I remember watching Mitch Hedburg one time talk about how comedy is an odd kind of profession because if you are really good at it you have to stop doing it. The point he was making is that if you are successful enough at stand-up then one day people are going to ask you if you can act and write and star in movies. Here is the pertinent quote.
When you’re in Hollywood and you’re a comedian, everybody wants you to do other things that are related to comedy, but are not stand-up comedy. ‘All right, you’re a stand-up comedian, can you write us a script?’ That’s not fair. That’s like if I worked hard all my life to become a really good chef, they’d say, ‘OK, you’re a chef.

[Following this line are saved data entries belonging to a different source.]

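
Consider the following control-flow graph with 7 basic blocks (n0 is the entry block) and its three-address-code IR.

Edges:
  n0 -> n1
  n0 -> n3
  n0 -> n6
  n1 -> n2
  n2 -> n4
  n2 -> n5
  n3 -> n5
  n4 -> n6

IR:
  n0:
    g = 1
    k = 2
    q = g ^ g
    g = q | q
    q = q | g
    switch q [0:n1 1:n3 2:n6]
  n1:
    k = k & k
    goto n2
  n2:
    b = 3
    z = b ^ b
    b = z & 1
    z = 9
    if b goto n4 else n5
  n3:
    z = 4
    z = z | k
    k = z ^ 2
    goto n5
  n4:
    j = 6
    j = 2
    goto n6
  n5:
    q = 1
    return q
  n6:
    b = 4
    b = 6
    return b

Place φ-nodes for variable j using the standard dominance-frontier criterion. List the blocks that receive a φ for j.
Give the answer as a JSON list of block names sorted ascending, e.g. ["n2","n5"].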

Can you farm?’
This is a less severe version of the Peter Principle.
But it's not just comedians, Software Development has a whole host of secondary tasks that are related, sometimes closely, sometimes not so closely, that need to be taken care of. I've found myself in a secondary task day the last few days.
- New client conference call
- Functional Specification examination and inquiry
- Task list creation and time estimates
- Talking to a hosting company about plan upgrades
- Researching a fix for PCI non-compliance issue
- Researching why in the hell IIS6 wouldn't serve .aspx pages (Web Service Extension wasn't permitted)
- Fighting with a dev environment to get an application running to test whether or not a PCI Compliance fix would break the application
- Taking a break from fighting with the maddening server to write a blog post
These secondary tasks are all necessary, some are enjoyable (blogging), some I'm surprisingly skilled at (research, talking), some make me feel completely out of my element (time estimates, server configuration). In the landmark The Law of Leaky Abstractions and the follow up The Development Abstraction, Joel writes
Any successful software company is going to consist of a thin layer of developers, creating software, spread across the top of a big abstract administrative organization. The abstraction exists solely to create the illusion that the daily activities of a programmer (design and writing code, checking in code, debugging, etc.) are all that it takes to create software products and bring them to market.
Its not that I don't want to perform these secondary tasks, or that I'm not good at them, it's just that I'm much more productive at coding. My brain is set up for it, ask anyone that knows me, I think about life as one big program, I examine my emotions based off of function arguments, I turn situations into class hierarchies, it's just how my brain works. Programming makes sense to me, I feel at home there, I feel warm and cuddly wrapped in curly braces, and I work really well there.
These secondary tasks, related tasks, need to get done, and because of my availability I'm the one to do them. It's good to learn new things, but also scary and uncomfortable and frustrating.
I don't know if there is a point to writing this, it started off as a rant against feeling forced to waste my time and skills on tasks that I don't feel comfortable doing, but it hasn't ended there. It hasn't really ended anywhere, it's a reality, so I'll deal.
All I know is that right now the abstraction is leaking and getting my clothes wet, I long to wrap myself in comfy curly braces by a warm fire and feel like I know what I'm doing again.